本論ではベネディクトが注目した、苦しみの告白という行為を対象としていきます。
b)
ベネディクトは先の引用文に続けてすぐさまこう記します。
(下線筆者)
…「この人は今こうして私に恩を提供してくれるが、私はこれまでに一度もこの人に会ったことがない。私はこの人に、まずこちらから恩を提供する機会をもたなかった。
こんなことをして貰ってうしろめたい気がするが、誤ればいくらか気が楽になる。日本人の感謝を表す言葉の中では、おそらく『すみません』が最も』普通なき言葉であろう。私はこの人に、私がこの人から恩を受けた事実を認めていること、そしてそれは帽子を受け取っただけですまないということを告げる。だって私にはどうにもしようがない。われわれは互いに見知らぬ人間なのだから」。…
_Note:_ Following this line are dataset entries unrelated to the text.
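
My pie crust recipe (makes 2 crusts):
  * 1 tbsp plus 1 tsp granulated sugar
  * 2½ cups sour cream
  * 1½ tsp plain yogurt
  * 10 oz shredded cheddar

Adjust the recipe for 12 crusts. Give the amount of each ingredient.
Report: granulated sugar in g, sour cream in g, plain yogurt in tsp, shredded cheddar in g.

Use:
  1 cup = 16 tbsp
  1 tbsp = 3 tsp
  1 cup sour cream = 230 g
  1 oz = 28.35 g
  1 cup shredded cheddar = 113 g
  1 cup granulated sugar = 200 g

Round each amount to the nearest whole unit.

Scaling factor: 12/2 = 6.
granulated sugar: (1 tbsp + 1 tsp = 4/3 tbsp) × 6 ÷ 16 tbsp/cup × 200 g/cup = 100 g
sour cream: 2.5 cup × 6 × 230 g/cup = 3450 g
plain yogurt: 1.5 tsp × 6 = 9 tsp
shredded cheddar: 10 oz × 6 × 28.35 g/oz = 1701 g

granulated sugar: 100 g; sour cream: 3450 g; plain yogurt: 9 tsp; shredded cheddar: 1701 g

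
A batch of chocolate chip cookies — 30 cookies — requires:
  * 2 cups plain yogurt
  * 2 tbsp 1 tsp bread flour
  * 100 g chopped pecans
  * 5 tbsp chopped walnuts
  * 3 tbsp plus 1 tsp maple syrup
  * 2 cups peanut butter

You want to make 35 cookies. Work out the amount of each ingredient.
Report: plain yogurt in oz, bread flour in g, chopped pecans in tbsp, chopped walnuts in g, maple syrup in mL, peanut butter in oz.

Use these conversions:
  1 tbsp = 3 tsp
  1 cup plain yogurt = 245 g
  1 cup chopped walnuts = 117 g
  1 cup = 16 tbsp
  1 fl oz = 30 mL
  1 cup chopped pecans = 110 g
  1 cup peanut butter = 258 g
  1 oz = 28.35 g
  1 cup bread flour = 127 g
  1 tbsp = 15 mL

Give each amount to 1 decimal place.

Scaling factor: 35/30 = 7/6.
plain yogurt: 2 cup × 7/6 × 245 g/cup ÷ 28.35 g/oz ≈ 20.2 oz
bread flour: (2 tbsp + 1 tsp = 7/3 tbsp) × 7/6 ÷ 16 tbsp/cup × 127 g/cup ≈ 21.6 g
chopped pecans: 100 g × 7/6 ÷ 110 g/cup × 16 tbsp/cup ≈ 17.0 tbsp
chopped walnuts: 5 tbsp × 7/6 ÷ 16 tbsp/cup × 117 g/cup ≈ 42.7 g
maple syrup: (3 tbsp + 1 tsp = 10/3 tbsp) × 7/6 × 15 mL/tbsp ≈ 58.3 mL
peanut butter: 2 cup × 7/6 × 258 g/cup ÷ 28.35 g/oz ≈ 21.2 oz

plain yogurt: 20.2 oz; bread flour: 21.6 g; chopped pecans: 17.0 tbsp; chopped walnuts: 42.7 g; maple syrup: 58.3 mL; peanut butter: 21.2 oz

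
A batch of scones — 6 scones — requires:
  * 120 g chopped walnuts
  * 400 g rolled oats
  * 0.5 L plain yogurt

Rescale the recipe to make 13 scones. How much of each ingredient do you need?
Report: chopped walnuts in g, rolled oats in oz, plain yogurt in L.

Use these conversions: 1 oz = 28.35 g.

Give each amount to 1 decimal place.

Scaling factor: 13/6.
chopped walnuts: 120 g × 13/6 = 260.0 g
rolled oats: 400 g × 13/6 ÷ 28.35 g/oz ≈ 30.6 oz
plain yogurt: 0.5 L × 13/6 ≈ 1.1 L

chopped walnuts: 260.0 g; rolled oats: 30.6 oz; plain yogurt: 1.1 L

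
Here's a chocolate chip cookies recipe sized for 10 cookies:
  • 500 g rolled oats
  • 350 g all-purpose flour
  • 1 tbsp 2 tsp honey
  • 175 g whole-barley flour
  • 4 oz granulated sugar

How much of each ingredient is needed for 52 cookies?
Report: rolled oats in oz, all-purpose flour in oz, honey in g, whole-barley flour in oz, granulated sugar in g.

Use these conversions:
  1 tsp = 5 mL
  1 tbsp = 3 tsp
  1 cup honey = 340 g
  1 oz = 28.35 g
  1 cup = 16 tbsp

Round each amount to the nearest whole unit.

Scaling factor: 52/10 = 26/5 = 5.2.
rolled oats: 500 g × 26/5 ÷ 28.35 g/oz ≈ 92 oz
all-purpose flour: 350 g × 26/5 ÷ 28.35 g/oz ≈ 64 oz
honey: (1 tbsp + 2 tsp = 5/3 tbsp) × 26/5 ÷ 16 tbsp/cup × 340 g/cup ≈ 184 g
whole-barley flour: 175 g × 26/5 ÷ 28.35 g/oz ≈ 32 oz
granulated sugar: 4 oz × 26/5 × 28.35 g/oz ≈ 590 g

rolled oats: 92 oz; all-purpose flour: 64 oz; honey: 184 g; whole-barley flour: 32 oz; granulated sugar: 590 g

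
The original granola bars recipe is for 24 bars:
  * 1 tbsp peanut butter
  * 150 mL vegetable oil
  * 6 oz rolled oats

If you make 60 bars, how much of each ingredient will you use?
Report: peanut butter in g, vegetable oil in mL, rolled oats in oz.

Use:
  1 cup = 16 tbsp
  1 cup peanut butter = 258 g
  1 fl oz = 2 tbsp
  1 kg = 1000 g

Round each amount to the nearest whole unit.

Scaling factor: 60/24 = 5/2 = 2.5.
peanut butter: 1 tbsp × 5/2 ÷ 16 tbsp/cup × 258 g/cup ≈ 40 g
vegetable oil: 150 mL × 5/2 = 375 mL
rolled oats: 6 oz × 5/2 = 15 oz

peanut butter: 40 g; vegetable oil: 375 mL; rolled oats: 15 oz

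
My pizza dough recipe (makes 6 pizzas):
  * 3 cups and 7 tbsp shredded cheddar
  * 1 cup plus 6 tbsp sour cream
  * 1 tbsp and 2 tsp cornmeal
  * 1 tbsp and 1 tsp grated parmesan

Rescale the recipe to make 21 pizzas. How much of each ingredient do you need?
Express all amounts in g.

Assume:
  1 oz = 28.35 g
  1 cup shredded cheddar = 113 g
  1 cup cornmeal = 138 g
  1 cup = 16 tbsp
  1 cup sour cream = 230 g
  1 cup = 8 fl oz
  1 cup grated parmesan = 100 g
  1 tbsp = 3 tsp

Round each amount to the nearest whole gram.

Scaling factor: 21/6 = 7/2 = 3.5.
shredded cheddar: (3 cup + 7 tbsp = 3.4375 cup) × 7/2 × 113 g/cup ≈ 1360 g
sour cream: (1 cup + 6 tbsp = 1.375 cup) × 7/2 × 230 g/cup ≈ 1107 g
cornmeal: (1 tbsp + 2 tsp = 5/3 tbsp) × 7/2 ÷ 16 tbsp/cup × 138 g/cup ≈ 50 g
grated parmesan: (1 tbsp + 1 tsp = 4/3 tbsp) × 7/2 ÷ 16 tbsp/cup × 100 g/cup ≈ 29 g

shredded cheddar: 1360 g; sour cream: 1107 g; cornmeal: 50 g; grated parmesan: 29 g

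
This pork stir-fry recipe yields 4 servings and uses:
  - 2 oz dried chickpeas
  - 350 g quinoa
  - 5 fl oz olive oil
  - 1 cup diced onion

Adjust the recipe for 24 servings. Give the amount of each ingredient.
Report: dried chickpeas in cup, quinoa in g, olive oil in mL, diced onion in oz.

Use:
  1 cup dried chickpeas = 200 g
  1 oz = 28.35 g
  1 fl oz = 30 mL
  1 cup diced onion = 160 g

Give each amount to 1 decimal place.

dried chickpeas: 1.7 cup; quinoa: 2100.0 g; olive oil: 900.0 mL; diced onion: 33.9 oz

Scaling factor: 24/4 = 6.
dried chickpeas: 2 oz × 6 × 28.35 g/oz ÷ 200 g/cup ≈ 1.7 cup
quinoa: 350 g × 6 = 2100.0 g
olive oil: 5 fl oz × 6 × 30 mL/fl oz = 900.0 mL
diced onion: 1 cup × 6 × 160 g/cup ÷ 28.35 g/oz ≈ 33.9 oz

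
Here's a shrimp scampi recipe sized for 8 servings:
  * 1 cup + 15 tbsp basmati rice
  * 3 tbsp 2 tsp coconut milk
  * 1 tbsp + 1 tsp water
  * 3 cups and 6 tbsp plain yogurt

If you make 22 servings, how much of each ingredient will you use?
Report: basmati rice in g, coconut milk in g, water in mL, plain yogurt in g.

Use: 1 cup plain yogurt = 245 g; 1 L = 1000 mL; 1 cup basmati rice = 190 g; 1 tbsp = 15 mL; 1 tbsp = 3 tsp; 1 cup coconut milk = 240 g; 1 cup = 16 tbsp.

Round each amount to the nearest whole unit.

Scaling factor: 22/8 = 11/4 = 2.75.
basmati rice: (1 cup + 15 tbsp = 1.9375 cup) × 11/4 × 190 g/cup ≈ 1012 g
coconut milk: (3 tbsp + 2 tsp = 11/3 tbsp) × 11/4 ÷ 16 tbsp/cup × 240 g/cup ≈ 151 g
water: (1 tbsp + 1 tsp = 4/3 tbsp) × 11/4 × 15 mL/tbsp = 55 mL
plain yogurt: (3 cup + 6 tbsp = 3.375 cup) × 11/4 × 245 g/cup ≈ 2274 g

basmati rice: 1012 g; coconut milk: 151 g; water: 55 mL; plain yogurt: 2274 g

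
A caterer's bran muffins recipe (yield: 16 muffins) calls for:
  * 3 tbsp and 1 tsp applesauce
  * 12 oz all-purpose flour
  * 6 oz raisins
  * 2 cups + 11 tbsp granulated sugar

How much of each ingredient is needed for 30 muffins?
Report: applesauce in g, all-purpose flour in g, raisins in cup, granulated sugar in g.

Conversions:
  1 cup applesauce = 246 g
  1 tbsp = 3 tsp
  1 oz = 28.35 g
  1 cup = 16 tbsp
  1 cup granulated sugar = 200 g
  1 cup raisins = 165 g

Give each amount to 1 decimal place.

applesauce: 96.1 g; all-purpose flour: 637.9 g; raisins: 1.9 cup; granulated sugar: 1007.8 g

Scaling factor: 30/16 = 15/8 = 1.875.
applesauce: (3 tbsp + 1 tsp = 10/3 tbsp) × 15/8 ÷ 16 tbsp/cup × 246 g/cup ≈ 96.1 g
all-purpose flour: 12 oz × 15/8 × 28.35 g/oz ≈ 637.9 g
raisins: 6 oz × 15/8 × 28.35 g/oz ÷ 165 g/cup ≈ 1.9 cup
granulated sugar: (2 cup + 11 tbsp = 2.6875 cup) × 15/8 × 200 g/cup ≈ 1007.8 g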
内心の苦しみの告白というのはすなわち、見知らぬ人から思いもよらず恩を受けてしまったことに対して、ほとんど為すすべもない、せめて陳謝を言葉にして相手に伝えておこう、これくらいの意味でしょう。ベネディクトは、他人から何かをしてもらったことに対して、人が下線部のようなある種のうしろめたさを感ずることを、日本人独特の感性だと考えているようです。そしてそれは引用文中にもあるように、「恩と義」の関係に生きる我々という文脈の中で、もっとはっきりしてきます。これについては、「菊と刀」第六章の「万分の一の恩返し」がより詳細に述べており、ベネディクトもこの章でそれらを明らかにしています。この恩と義については、また別個取上げていきたいと思います。
c)
そもそも、この章のタイトルは、「過去と世間に負い目を追う者」(=日本人)、でした。これはいったい何を意味するのか。